Tiger...

...a new book from Osprey Publishing

Title: Tiger

Author: Thomas Anderson

Publisher: Osprey

ISBN: 978-1-4728-2204-8

First published in 2013 this is a new paperback edition of this excellent reference book on the Tiger from Thomas Anderson, a well renowned expert on German AFV's of WW2.  I'd go so far as to refer to the Tiger as a WW2 'Legend' for not only the reputation it gained at the time, but that the fascination for the tank remains to this day, hence this book will be rightly popular.  So many accounts from WW2 refer to German tanks as 'Tigers' in the second half of the war, even when Tigers were not actually present at the time and in that place.

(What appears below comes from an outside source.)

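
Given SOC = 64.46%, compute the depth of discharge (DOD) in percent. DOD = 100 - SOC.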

The book is divided into 9 chapters, starting with the Development story and the organisation of Tiger units.  Then it goes on to explore the three core factors in the design of any tank, the balance of Mobility, Firepower and Armour (Protection).  Then the largest of all of the chapters, the Tiger in Combat, an account of how it performed in action, in the various theatres where it appeared.  This move on to the subject of Maintenance.  A complex piece of machinery it needed regular maintenance from its' crews to keep a Tiger in service, plus it required a support organisation to recover broken down or combat damaged tanks from the battlefield.  Their weight also meant that support equipment, such as gantry cranes to lift off turrets and for recovery operations, up to 4 large 18 ton Sdkfz 9 Famo half-tracks to work together to recover just one tank.  This section includes diagrams showing how to recover a tank, even from a river bed, which needed the 4 Famos as well as two more Tigers to help as anchor points for the half-tracks while they winched the target tank out of the river.  Even when moving tanks via rail, the heavy, wide combat tracks need to be removed and narrower transport tracks installed.

The final two chapters look at the Tiger 'Under Fire', where it is compared in performance to the main opposition tanks it faced in combat, such as the Russian T-34/85 and IS-3.  It is rounded off by a Conclusion, where the author considers the evidence from archives and interviews with surviving veterans to consider whether the various elements of the reputation of the famous Tiger tanks os accurate or not, and provides his own views.

Using archive material, including a variety of facts and figures, data tables, drawings etc along with personal accounts from veterans plus a host of excellent archive photos, many of which have not been seen published outside this book.  The number of visitors who travel to see the famous Tiger 131 at the Tank Museum is evidence of how the Tiger remains a fascination for many  armour enthusiasts and modellers around the world so I am confident that many will want to add this excellent reference on the Tiger to their bookshelf, especially as it comes very well priced in this paperback edition (RRP is £18.00).

Thanks to Osprey Publishing for this review copy.